Les choses ne sont pas si simples… Dans les lymphomes folliculaires, il existe aussi un microenvironnement immunitaire protumoral comportant un compartiment de cellules Tfh (follicular helper) PD1hi de soutien, qui vont apporter des signaux de survie aux LT, activer les cellules stromales, les macrophages pour qu’ils soient capables de créer une synapse avec les cellules tumorales.
D’où la complexité de l’analyse de l’expression des check-points inhibiteurs et la nécessité de disposer d’autres marqueurs/cibles que PD1. Des études phénotypiques et fonctionnelles doivent être menées.
Des cellules immunitaires de soutien aux cellules stromales
Dans le lymphome folliculaire, on a une architecture stromale très importante dont des cellules folliculaires dendritiques qui disparaissent au fur et à mesure de l’évolutivité de la maladie. Les cellules stromales du lymphome folliculaire ont des caractéristiques particulières avec une modification de l’expression des chimiokines, éléments importants pour recruter des lymphocytes B tumoraux mais aussi des effecteurs de l’immunité (dont les CAR-T) ; ces cellules stromales « reprogrammées » vont mieux interagir avec les LB tumoraux. Aussi, l’hétérogénéité et l’organisation stromales ont des conséquences sur la croissance tumorale et la réponse immune(5-7).
Le lymphome folliculaire, une histoire de (macro)niches…
Il y a une difficulté à appréhender l’hétérogénéité du lymphome folliculaire par une approche monosite (différences significatives entre deux ganglions chez un même patient, entre ganglion et moelle osseuse)(8,9). L’analyse par biopsie liquide de l’ADNtc est ici intéressante.
La maladie est une co-évolution ordonnée de la tumeur et de sa niche. Le lymphocyte B tumoral interagit avec son microenvironnement ; ses interactions sont modulées par les altérations génétiques(10,11). D’où l’intérêt de réaliser des études associant génétique et microenvironnement tumoral ; n’oublions pas que les thérapies ciblées agissent aussi sur ce microenvironnement tumoral.

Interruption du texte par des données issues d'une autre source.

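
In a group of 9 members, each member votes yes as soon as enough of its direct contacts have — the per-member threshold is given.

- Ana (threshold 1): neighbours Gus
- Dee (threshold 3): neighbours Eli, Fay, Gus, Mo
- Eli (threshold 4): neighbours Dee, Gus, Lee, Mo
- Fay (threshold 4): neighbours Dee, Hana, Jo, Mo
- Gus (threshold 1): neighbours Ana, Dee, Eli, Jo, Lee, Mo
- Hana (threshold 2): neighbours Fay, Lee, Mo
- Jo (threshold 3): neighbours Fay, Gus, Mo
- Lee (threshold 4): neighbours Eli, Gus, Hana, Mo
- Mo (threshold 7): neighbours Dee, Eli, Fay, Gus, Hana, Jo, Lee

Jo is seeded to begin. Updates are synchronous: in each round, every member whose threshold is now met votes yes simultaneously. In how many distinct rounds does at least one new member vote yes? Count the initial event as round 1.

Round 1 — Jo votes yes (initial).
Round 2 — checking thresholds:
  Fay: 1 of 4 neighbours < 4, below threshold.
  Gus: 1 of 6 neighbours ≥ 1, votes yes.
  Mo: 1 of 7 neighbours < 7, below threshold.
Round 3 — checking thresholds:
  Ana: 1 of 1 neighbours ≥ 1, votes yes.
  Dee: 1 of 4 neighbours < 3, below threshold.
  Eli: 1 of 4 neighbours < 4, below threshold.
  Fay: 1 of 4 neighbours < 4, below threshold.
  Lee: 1 of 4 neighbours < 4, below threshold.
  Mo: 2 of 7 neighbours < 7, below threshold.
Round 4 — no new yes votes; cascade stops.

3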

En conclusion, le lymphome folliculaire est une tumeur complexe, hétérogène et dynamique dans sa génétique et son microenvironnement tumoral. Ce dernier dans le lymphome folliculaire comprend le réseau interconnecté de cellules antitumorales et protumorales incluant des cellules stromales reprogrammées. Il existe un lien fort entre génétique- microenvironnement tumoral qu’il faut investiguer avec comme intérêt clinique la découverte de biomarqueurs, de nouvelles stratégies thérapeutiques, en prenant en compte tous les acteurs de la niche.
Il y a un besoin de nouvelles approches technologiques… et d’un lien fort entre chercheurs et cliniciens.